The attendees came from all walks of life; millionaires sit next to the homeless. Nevertheless, all are given a chance at the microphone, after Mehta reads a passage each week to start the discussion.
“When generosity is the basic social capital, you see things from a broader perspective,” says Mehta. “You come from a different place of openness. You’re more likely to see multiple views. It deepens trust. The cup of gratitude overflows, and turns into action in so many ways.”
At this writing Harshida has fed more than 25,000, with forty to sixty new people arriving each week.
Thus far, there have been no major difficulties, disagreements or theft. The only argument concerns who will do the dishes and who can leave the most lavish gift. One Wednesday attendee left a shoe rack with space for 100 pairs so that the Wednesday visitors, who always enter the house in stockinged feet, would have a place to leave their shoes.

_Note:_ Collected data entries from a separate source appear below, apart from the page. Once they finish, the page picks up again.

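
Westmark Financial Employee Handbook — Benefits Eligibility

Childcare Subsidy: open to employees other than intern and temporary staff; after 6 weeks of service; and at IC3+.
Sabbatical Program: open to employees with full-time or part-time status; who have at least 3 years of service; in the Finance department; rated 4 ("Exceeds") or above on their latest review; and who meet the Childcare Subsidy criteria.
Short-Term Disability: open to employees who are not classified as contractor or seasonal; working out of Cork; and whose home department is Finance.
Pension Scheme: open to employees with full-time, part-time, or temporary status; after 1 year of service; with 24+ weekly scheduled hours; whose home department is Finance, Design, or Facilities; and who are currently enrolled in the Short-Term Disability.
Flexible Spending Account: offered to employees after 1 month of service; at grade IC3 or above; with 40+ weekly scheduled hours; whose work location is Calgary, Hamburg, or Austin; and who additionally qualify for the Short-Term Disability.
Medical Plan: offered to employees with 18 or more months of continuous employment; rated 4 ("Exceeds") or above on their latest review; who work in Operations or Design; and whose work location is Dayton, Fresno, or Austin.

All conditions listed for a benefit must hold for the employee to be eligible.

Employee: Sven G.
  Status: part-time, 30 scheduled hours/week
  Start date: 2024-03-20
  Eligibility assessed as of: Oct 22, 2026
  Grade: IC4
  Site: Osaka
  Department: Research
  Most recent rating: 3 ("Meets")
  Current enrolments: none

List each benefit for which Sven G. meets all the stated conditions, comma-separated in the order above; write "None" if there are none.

Service from 2024-03-20 to Oct 22, 2026: 946 days.
Childcare Subsidy — status part-time ✓ (not excluded); service 946 days ≥ 6 weeks (≈42 days) ✓; grade IC4 ≥ IC3 ✓ → eligible.
Sabbatical Program — status part-time ✓; service 946 days < 3 years (≈1095 days) ✗ → not eligible.
Short-Term Disability — status part-time ✓ (not excluded); site Osaka ✗ (not Cork) → not eligible.
Pension Scheme — status part-time ✓; service 946 days ≥ 1 year (≈365 days) ✓; 30 hrs/wk ≥ 24 ✓; dept Research ✗ → not eligible.
Flexible Spending Account — service 946 days ≥ 1 month (≈30 days) ✓; grade IC4 ≥ IC3 ✓; 30 hrs/wk < 40 ✗ → not eligible.
Medical Plan — service 946 days ≥ 18 months (≈540 days) ✓; rating 3 < 4 ✗ → not eligible.

Childcare Subsidy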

Mehta keeps tweaking the experiment. Most recently, he created an “open source” library of his mother’s living room bookshelf after filling it with a thousand books and announcing that people can take or leave books whenever they want. The system is operated completely on trust, with no sign-out system.
The shelves are now crammed with many more books than Mehta started with.
Mehta throws out fresh challenges to each new Wednesday group. Reach out to the neighbor who has irritated or ignored you. Write them a card, take dessert over, haul their garbage to the dump. Have your children play with theirs.
Don’t think in terms of big donations, but just the smallest things that you can do in the here and now.
Changing a culture, one Coke at a time
Touched by Mehta’s message, Marie, an employee of a software company, had an epiphany one day at her company’s vending machine. She decided that every time she came for her afternoon Coke, she’d leave money in the machine for the next person, with a note and a card: Your can of Coke has been paid for. Takes this card and pay it forward.
From the moment Marie began her campaign, frantic emails began circulating around the office in an attempt to pinpoint the identity of the company’s secret Santa. A Neighborhood Watch scheme was set up with two or three employees on constant lookout.
At this point, Marie decided that it was time to up her game. She moved to another floor, where she surreptitiously left a daily supply of donuts. “For months everyone was talking about it,” says Mehta. “It completely changed the dinner conversation.”
And eventually, by holding a mirror to the company, it completely changed the culture of the company.
Starting a cascade of good will
Nicholas Christakis, the sociologist and network specialist, recently discovered a pay-it-forward phenomenon in social networks. The participants were randomly assigned to play a series of games with different strangers. This enabled Christakis and his partner, James Fowler, to draw up networks of interactions, so that they could explore exactly how the behaviour spreads from person to person along the network.
They discovered a scientific demonstration that giving creates a contagion of giving, a network of “pay-it-forward” altruism.
The actions of participants affected the future interactions of other people along the network. “If Tom is kind to Harry, Harry will be kind to Susan, Susan will be kind to Jane, and Jane will be kind to Peter,” writes Christakis.
All it took was one act of kindness and generosity to spread through up to three degrees along the network.
So for every act of kindness or generosity you do for a friend, he or she pays it forward to their friends and their friends’ friends and their friends’ friends’ friends. Christakis has proved that Mehta’s instincts were correct: kindness and generosity create a cascade of cooperative behaviour, even in the most hardened of hearts.
So what can you do to change the world? It’s so simple, it’s so basic, it’s all been written about on Hallmark cards.
Do something for someone else, for no good reason. It can truly change your world.